Keşke insanlığın yararına olan her şeyde ya da bir kısım şeylerde dünyaya öncü olsak; bundan onur duyarım. Bana göre toplumları yetişkin, gelişmiş kılan temel değer, onların ister pozitif bilimlere, ister sanata, ister kültüre, ister hukuka, ister felsefeye vb; kısacası uygarlığa yaptıkları katkılarıdır.
Şimdi Başbakan Erdoğan, nefret suçu hususunda dünyaya öncü olalım deyince içim sızladı. Hem de öyle derin sızladı ki, bir kez daha 'aptal' yerine konulduğumu hissettim. Dünyada sanki insanlığa karşı işlenmiş suçlar, nefret suçları alanında hukuki düzenlemeler yokmuş gibi, Başbakan kalkmış Türkiye'nin öncülüğünden bahsediyor! Örneğin 1948 yılından beri BM'ce kabul edilmiş "Soykırım Suçu" yokmuş gibi, AB (Avrupa Birliği) müktesebatında ve AGİT'te (Avrupa Güvenlik İşbirliği Teşkilatı) insanlığa karşı ve nefret suçları alanında düzenlemeler, yaptırımlar yokmuş gibi, Türkiye'nin bu konuda öncü olmasından söz ediliyor.
Hayırlı sabahlar!
Kendi ülkesinde olmayanın (Nedense bu olmayanlar da hep 'iyi' şeyler) dünyada da olmadığını sanan Başbakan Erdoğan ve böyle düşünenler; ne zamanki kutsal değerlerinize hakaret edildi, aklınıza nefret suçu geldi, öyle mi?
Tamam, "Bir musibet bin nasihatten yeğdir" der gibi, bu da iyi bir gelişme! Ulusal hukukumuzu uluslararası hukuk seviyesine çıkararak, hukuku evrensel kılarak insanlığa karşı suçlar ve nefret suçları manzumesini yasalarımıza sokalım. Lafta kalmamak kaydıyla sizi destekliyorum.

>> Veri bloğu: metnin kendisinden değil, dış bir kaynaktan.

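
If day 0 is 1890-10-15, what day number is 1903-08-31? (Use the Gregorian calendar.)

4702

Oct 15, 1890 → Oct 15, 1891: 365 days.
Oct 15, 1891 → Oct 15, 1892: 366 days (Feb 29, 1892 is in that span).
Oct 15, 1892 → Oct 15, 1893: 365 days.
Oct 15, 1893 → Oct 15, 1894: 365 days.
Oct 15, 1894 → Oct 15, 1895: 365 days.
Oct 15, 1895 → Oct 15, 1896: 366 days (Feb 29, 1896 is in that span).
Oct 15, 1896 → Oct 15, 1897: 365 days.
Oct 15, 1897 → Oct 15, 1898: 365 days.
Oct 15, 1898 → Oct 15, 1899: 365 days.
Oct 15, 1899 → Oct 15, 1900: 365 days.
Oct 15, 1900 → Oct 15, 1901: 365 days.
Oct 15, 1901 → Oct 15, 1902: 365 days.
Oct 15, 1902 → Nov 15, 1902: 31 days (October has 31).
Nov 15, 1902 → Dec 15, 1902: 30 days (November has 30).
Dec 15, 1902 → Jan 15, 1903: 31 days (December has 31).
Jan 15, 1903 → Feb 15, 1903: 31 days (January has 31).
Feb 15, 1903 → Mar 15, 1903: 28 days (February has 28).
Mar 15, 1903 → Apr 15, 1903: 31 days (March has 31).
Apr 15, 1903 → May 15, 1903: 30 days (April has 30).
May 15, 1903 → Jun 15, 1903: 31 days (May has 31).
Jun 15, 1903 → Jul 15, 1903: 30 days (June has 30).
Jul 15, 1903 → Aug 15, 1903: 31 days (July has 31).
Aug 15, 1903 → Aug 31, 1903: 16 days.
Total: 4702 days.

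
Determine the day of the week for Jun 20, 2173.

Sunday

Doomsday rule: the anchor day for the 2100s is Sunday. For year 73: 73÷12 = 6 r 1, and 1÷4 = 0, so 6+1+0 = 7.
Sunday + 7 ≡ Sunday — that's 2173's doomsday.
In June the doomsday date is Jun 6.
Jun 20 is 14 days after Jun 6; 14 mod 7 = 0, so Sunday + 0 = Sunday.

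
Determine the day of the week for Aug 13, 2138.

Doomsday rule: the anchor day for the 2100s is Sunday. For year 38: 38÷12 = 3 r 2, and 2÷4 = 0, so 3+2+0 = 5.
Sunday + 5 ≡ Friday — that's 2138's doomsday.
In August the doomsday date is Aug 8.
Aug 13 is 5 days after Aug 8; 5 mod 7 = 5, so Friday + 5 = Wednesday.

Wednesday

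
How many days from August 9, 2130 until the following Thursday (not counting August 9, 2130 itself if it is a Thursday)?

Aug 9, 2130 is a Wednesday.
From Wednesday to the next Thursday is 1 day.

1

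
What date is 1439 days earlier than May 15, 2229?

−365 (one year) → May 15, 2228 (1074 left).
−366 (one year; includes Feb 29, 2228) → May 15, 2227 (708 left).
−365 (one year) → May 15, 2226 (343 left).
−15 → Apr 30, 2226 (end of Apr, 30 days; 328 left).
−30 → Mar 31, 2226 (end of Mar, 31 days; 298 left).
−31 → Feb 28, 2226 (end of Feb, 28 days; 267 left).
−28 → Jan 31, 2226 (end of Jan, 31 days; 239 left).
−31 → Dec 31, 2225 (end of Dec, 31 days; 208 left).
−31 → Nov 30, 2225 (end of Nov, 30 days; 177 left).
−30 → Oct 31, 2225 (end of Oct, 31 days; 147 left).
−31 → Sep 30, 2225 (end of Sep, 30 days; 116 left).
−30 → Aug 31, 2225 (end of Aug, 31 days; 86 left).
−31 → Jul 31, 2225 (end of Jul, 31 days; 55 left).
−31 → Jun 30, 2225 (end of Jun, 30 days; 24 left).
−24 → Jun 6, 2225.

June 6, 2225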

Bu ülkede günün sabahını 'ötekinin' değerlerine küfürle açıp, akşamını küfürle kapatan geniş bir medya, siyaset, eğitimci ve toplum kesiminin bulunduğu bir gerçek. Ders kitaplarında bile 'ötekilere' karşı nefret kusuluyor. Bu ülkede Ermenilere küfrü Türklüğün şanından, Yahudilere küfrü de Müslümanlığın şanından sayanlar; Hz. Muhammed'e hakaret edenler gibi nefret suçu işliyorlar. Bu ülkede Aleviler için bir yığın iftira atılıyor. Bunların hiçbiri cezalandırılmıyor! Çünkü bu ülkede insanlığa karşı suçlar, nefret ve ayrımcılığa karşı suçlar diye bir yasa maddesi yok. Atış serbest!
"Neşideler Neşidesi"
Sanıyorum 2005 yıllarıydı. Ceviz Kabuğu programında Müslüman, Musevi, Hıristiyan birkaç kişi, "Dinler Arası Diyalog" konusunu tartışıyorlardı.

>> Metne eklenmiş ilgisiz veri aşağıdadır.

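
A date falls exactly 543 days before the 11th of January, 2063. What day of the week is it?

Jan 11, 2063 is a Thursday.
543 mod 7 = 4, so 543 days before a Thursday is Thursday − 4 = Sunday.

Sunday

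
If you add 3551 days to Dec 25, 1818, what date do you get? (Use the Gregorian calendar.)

+365 (one year) → Dec 25, 1819 (3186 left).
+366 (one year; includes Feb 29, 1820) → Dec 25, 1820 (2820 left).
+365 (one year) → Dec 25, 1821 (2455 left).
+365 (one year) → Dec 25, 1822 (2090 left).
+365 (one year) → Dec 25, 1823 (1725 left).
+366 (one year; includes Feb 29, 1824) → Dec 25, 1824 (1359 left).
+365 (one year) → Dec 25, 1825 (994 left).
+365 (one year) → Dec 25, 1826 (629 left).
+365 (one year) → Dec 25, 1827 (264 left).
Dec has 31 days: +7 → Jan 1, 1828 (257 left).
Jan has 31 days: +31 → Feb 1, 1828 (226 left).
Feb has 29 days: +29 → Mar 1, 1828 (197 left).
Mar has 31 days: +31 → Apr 1, 1828 (166 left).
Apr has 30 days: +30 → May 1, 1828 (136 left).
May has 31 days: +31 → Jun 1, 1828 (105 left).
Jun has 30 days: +30 → Jul 1, 1828 (75 left).
Jul has 31 days: +31 → Aug 1, 1828 (44 left).
Aug has 31 days: +31 → Sep 1, 1828 (13 left).
+13 → Sep 14, 1828.

September 14, 1828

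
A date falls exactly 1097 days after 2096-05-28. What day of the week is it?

Saturday

May 28, 2096 is a Monday.
1097 mod 7 = 5, so 1097 days after a Monday is Monday + 5 = Saturday.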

Tevrat'ta "Neşideler Neşidesi" diye bir bölüm var. "Ezgiler Ezgisi" veya "Süleyman'ın Şarkısı" olarak da anılır. Metnin dini yanı bir tarafa, müthiş bir edebiyat eseridir. Dünyanın en eski, en güzel, en derinlikli, en içten aşk şarkılarıdır.
Şimdi ismini hatırlamadığım ve ilahiyat fakültesinde de öğretim üyesi olan Müslüman şahıs, işte bu "Neşideler Neşidesi" bölümünden birkaç dize okuyarak dedi ki, "Tevrat, Porno kitabıdır!" 'Ötekiler' neye uğradıklarına şaşırdılar. Ve tartışma devam etti!

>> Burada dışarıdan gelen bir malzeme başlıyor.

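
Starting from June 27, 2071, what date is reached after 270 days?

Jun has 30 days: +4 → Jul 1, 2071 (266 left).
Jul has 31 days: +31 → Aug 1, 2071 (235 left).
Aug has 31 days: +31 → Sep 1, 2071 (204 left).
Sep has 30 days: +30 → Oct 1, 2071 (174 left).
Oct has 31 days: +31 → Nov 1, 2071 (143 left).
Nov has 30 days: +30 → Dec 1, 2071 (113 left).
Dec has 31 days: +31 → Jan 1, 2072 (82 left).
Jan has 31 days: +31 → Feb 1, 2072 (51 left).
Feb has 29 days: +29 → Mar 1, 2072 (22 left).
+22 → Mar 23, 2072.

March 23, 2072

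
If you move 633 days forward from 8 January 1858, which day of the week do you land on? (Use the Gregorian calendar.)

Jan 8, 1858 is a Friday.
633 mod 7 = 3, so 633 days after a Friday is Friday + 3 = Monday.

Monday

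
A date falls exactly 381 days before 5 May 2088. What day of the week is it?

May 5, 2088 is a Wednesday.
381 mod 7 = 3, so 381 days before a Wednesday is Wednesday − 3 = Sunday.

Sunday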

Soruyorum: Oradaki katılımcılardan biri bu iğrenç sözü Kuran için söyleseydi, başına neler gelirdi?
İnsanların yalnız dini değerlerine değil, daha geniş anlamıyla inançlarına da, kimliklerine de hakaret, elbette nefret suçları kapsamında değerlendirilmeli ve en kısa zamanda ülkemizin bu alandaki yasal eksikliği giderilmelidir. Sanıyorum bu toplumun başta eğitim düzenleyicileri (bekçileri), medya şarlatanları gibi bir kesimi ancak o zaman gözündeki merteğin ve zihniyetinde nasıl bir kanalizasyonun aktığının farkına varacak!
Tabi ki zihniyet, salt yasal yaptırımlarla şekillenmez, ama başka türlü bu eksik insanlaşmanın nasıl farkına varılır, bilmiyorum?
Başbakan Erdoğan'dan en kısa zamanda nefret suçları düzenlemesini bekliyoruz.